En 1933, il suit son entraîneur René Dedieu au FC Sète, ambitieux club de première division. Lors de sa première saison, il marque 8 (ou 9) buts en 20 matchs de championnat, contribuant activement au titre des Sétois. Il dispute aussi des matchs de Coupe de France, mais pas la finale remportée sur l'Olympique de Marseille, pour laquelle Dedieu lui préfère Miquel, meilleur tireur de penalties[4]. Il joue encore régulièrement les deux saisons suivantes en première division. Appelé en sélection régionale[5] et en équipe de France B[6], il est alors considéré comme un candidat à l'équipe de France[7].
En 1936, il signe au Red Star Olympique[8],[9], club parisien de première division, mais il semble y être progressivement « oublié ». Il y joue moins, peut-être après des blessures[7]. Il revient en 1938 au SO Montpellier, retombé en deuxième division[10].
Il termine sa carrière de footballeur à l'AS Cannes, à partir de 1940 et pendant les championnats dits de guerre, sans n'être cependant plus professionnel. Il y joue encore en 1942, quand les Cannois affrontent le FC Sète en finale de la « zone libre » en Coupe de France. Il est alors le seul joueur non cannois de l'effectif[11]. En 1944, il vit à Perpignan, joue en amateur à l'USAP et a créé une école de football dans la ville[12].
Il débute ensuite une carrière d'entraîneur, qui se démarque par des entraînements physiques particulièrement exigeants pour l'époque.

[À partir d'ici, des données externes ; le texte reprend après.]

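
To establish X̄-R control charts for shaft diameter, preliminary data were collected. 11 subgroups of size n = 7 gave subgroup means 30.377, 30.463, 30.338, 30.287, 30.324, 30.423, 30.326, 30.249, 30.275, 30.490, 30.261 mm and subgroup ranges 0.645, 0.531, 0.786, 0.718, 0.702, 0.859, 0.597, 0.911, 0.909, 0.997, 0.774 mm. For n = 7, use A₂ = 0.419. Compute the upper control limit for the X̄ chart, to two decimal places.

X̄̄ = (30.377 + 30.463 + 30.338 + 30.287 + 30.324 + 30.423 + 30.326 + 30.249 + 30.275 + 30.490 + 30.261) / 11 = 333.8130 / 11 = 30.3466
R̄ = (0.645 + 0.531 + 0.786 + 0.718 + 0.702 + 0.859 + 0.597 + 0.911 + 0.909 + 0.997 + 0.774) / 11 = 8.4290 / 11 = 0.7663
UCL = X̄̄ + A₂·R̄ = 30.3466 + 0.419 × 0.7663 = 30.6677

30.67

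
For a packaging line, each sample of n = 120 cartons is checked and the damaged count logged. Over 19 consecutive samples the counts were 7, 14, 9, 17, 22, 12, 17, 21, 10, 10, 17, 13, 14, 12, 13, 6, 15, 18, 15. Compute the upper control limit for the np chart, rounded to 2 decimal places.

24.27

p̄ = Σdᵢ / (k·n) = 262 / (19 × 120) = 0.11491
UCL = np̄ + 3·√(np̄(1−p̄)) = 13.7895 + 3 × √(13.7895×0.88509) = 13.7895 + 3 × 3.4936 = 24.2701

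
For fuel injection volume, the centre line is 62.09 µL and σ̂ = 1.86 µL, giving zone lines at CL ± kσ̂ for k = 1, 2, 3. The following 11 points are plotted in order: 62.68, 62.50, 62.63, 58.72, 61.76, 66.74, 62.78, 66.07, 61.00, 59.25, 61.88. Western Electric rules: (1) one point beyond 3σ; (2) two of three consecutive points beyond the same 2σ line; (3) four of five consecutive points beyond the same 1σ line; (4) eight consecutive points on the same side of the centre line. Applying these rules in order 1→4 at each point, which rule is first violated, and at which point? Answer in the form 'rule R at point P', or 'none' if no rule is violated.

Zone of each point (C = within 1σ̂, B = 1σ̂–2σ̂, A = 2σ̂–3σ̂, * = beyond 3σ̂; sign = side of CL): 1:+C, 2:+C, 3:+C, 4:-B, 5:-C, 6:+A, 7:+C, 8:+A, 9:-C, 10:-B, 11:-C
Rule 2 (two of three consecutive points beyond the same 2σ limit) is satisfied at point 8.

rule 2 at point 8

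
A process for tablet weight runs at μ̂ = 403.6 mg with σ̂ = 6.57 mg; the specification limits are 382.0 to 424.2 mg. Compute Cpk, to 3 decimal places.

Cpu = (USL − μ̂) / (3σ̂) = (424.2 − 403.6) / (3 × 6.57) = 1.0452; Cpl = (μ̂ − LSL) / (3σ̂) = (403.6 − 382.0) / (3 × 6.57) = 1.0959; Cpk = min(Cpu, Cpl) = 1.0452

1.045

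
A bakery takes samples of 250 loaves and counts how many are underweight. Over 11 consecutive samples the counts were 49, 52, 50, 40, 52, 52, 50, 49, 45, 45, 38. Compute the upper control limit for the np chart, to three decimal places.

66.056

p̄ = Σdᵢ / (k·n) = 522 / (11 × 250) = 0.18982
UCL = np̄ + 3·√(np̄(1−p̄)) = 47.4545 + 3 × √(47.4545×0.81018) = 47.4545 + 3 × 6.2005 = 66.0562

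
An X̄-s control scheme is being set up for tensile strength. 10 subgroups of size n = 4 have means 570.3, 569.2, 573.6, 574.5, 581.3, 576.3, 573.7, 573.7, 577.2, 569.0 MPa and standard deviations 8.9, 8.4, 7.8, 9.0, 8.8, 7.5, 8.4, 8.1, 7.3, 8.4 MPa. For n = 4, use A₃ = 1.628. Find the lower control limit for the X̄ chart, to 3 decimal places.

560.433

X̄̄ = (570.3 + 569.2 + 573.6 + 574.5 + 581.3 + 576.3 + 573.7 + 573.7 + 577.2 + 569.0) / 10 = 573.8800
s̄ = (8.9 + 8.4 + 7.8 + 9.0 + 8.8 + 7.5 + 8.4 + 8.1 + 7.3 + 8.4) / 10 = 8.2600
LCL = X̄̄ − A₃·s̄ = 573.8800 − 1.628 × 8.2600 = 560.4327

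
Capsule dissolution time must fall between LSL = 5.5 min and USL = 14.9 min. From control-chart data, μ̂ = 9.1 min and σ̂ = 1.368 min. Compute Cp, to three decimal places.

Cp = (USL − LSL) / (6σ̂) = (14.9 − 5.5) / (6 × 1.368) = 9.4000 / 8.2080 = 1.1452

1.145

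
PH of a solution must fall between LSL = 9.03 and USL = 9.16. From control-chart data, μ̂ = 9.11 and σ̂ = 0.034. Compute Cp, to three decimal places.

0.637

Cp = (USL − LSL) / (6σ̂) = (9.16 − 9.03) / (6 × 0.034) = 0.1300 / 0.2040 = 0.6373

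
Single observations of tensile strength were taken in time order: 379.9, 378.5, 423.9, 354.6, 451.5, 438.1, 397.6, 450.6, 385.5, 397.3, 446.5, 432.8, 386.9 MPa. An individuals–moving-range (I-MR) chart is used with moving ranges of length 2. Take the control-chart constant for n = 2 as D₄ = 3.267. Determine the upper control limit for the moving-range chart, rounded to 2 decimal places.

Moving ranges: 1.4, 45.4, 69.3, 96.9, 13.4, 40.5, 53.0, 65.1, 11.8, 49.2, 13.7, 45.9; M̄R̄ = 505.6000 / 12 = 42.1333
UCL_MR = D₄·M̄R̄ = 3.267 × 42.1333 = 137.6496

137.65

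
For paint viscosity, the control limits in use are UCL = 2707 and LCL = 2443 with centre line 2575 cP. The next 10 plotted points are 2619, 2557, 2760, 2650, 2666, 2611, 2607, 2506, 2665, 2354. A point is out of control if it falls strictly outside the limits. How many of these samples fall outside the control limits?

2

Compare each point to [2443, 2707]: sample 3 = 2760 > UCL; sample 10 = 2354 < LCL.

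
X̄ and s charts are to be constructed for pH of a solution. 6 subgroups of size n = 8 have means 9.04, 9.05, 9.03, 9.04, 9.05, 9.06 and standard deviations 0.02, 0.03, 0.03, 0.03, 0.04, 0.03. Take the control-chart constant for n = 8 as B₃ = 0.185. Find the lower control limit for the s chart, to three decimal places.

0.006

s̄ = (0.02 + 0.03 + 0.03 + 0.03 + 0.04 + 0.03) / 6 = 0.0300
LCL_s = B₃·s̄ = 0.185 × 0.0300 = 0.0055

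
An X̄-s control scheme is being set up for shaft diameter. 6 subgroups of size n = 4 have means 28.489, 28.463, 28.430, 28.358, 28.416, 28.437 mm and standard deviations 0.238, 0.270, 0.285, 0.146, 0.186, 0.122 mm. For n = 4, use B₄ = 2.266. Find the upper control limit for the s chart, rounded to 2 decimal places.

0.47

s̄ = (0.238 + 0.270 + 0.285 + 0.146 + 0.186 + 0.122) / 6 = 0.2078
UCL_s = B₄·s̄ = 2.266 × 0.2078 = 0.4710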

En 1947-1948, il est l'entraîneur du FC Nancy, en première division, tout en dirigeant une entreprise d'import-export[13]. Malgré des résultats salués, avec un maintien en championnat et une qualification en demi-finale de Coupe de France, les dirigeants font savoir en avril qu'il n'est pas conservé pour la saison suivante, ce qui l'amène à démissionner immédiatement[14]. En 1949, il est engagé par l'Association sportive saint-eugénoise, à Alger[15],[16], avec laquelle il remporte la Coupe d'Afrique du Nord en 1950. Vers 1951, il revient en métropole et devient l’entraîneur de la section football de l'Union sportive seynoise (disparue depuis), en championnat de France amateurs[17].
L'année suivante, il est engagé par l'OGC Nice, dont il est tour à tour le recruteur (il tente notamment de recruter le jeune Mohamed Maouche de Saint-Eugène[18]), l’entraîneur de la réserve et l'adjoint de Mario Zatelli, dont il prend la suite pour les derniers matchs de la saison 1952-1953[19],[20],[21]. Il parvient à remporter quelques victoires importantes et assurer ainsi le maintien du club niçois en première division. La saison suivante, il reprend la direction de l'équipe réserve niçoise[22].
Il devient ensuite cadre dans l’industrie. Il dirige une entreprise de cosmétiques en région parisienne[4], où il meurt en 1993.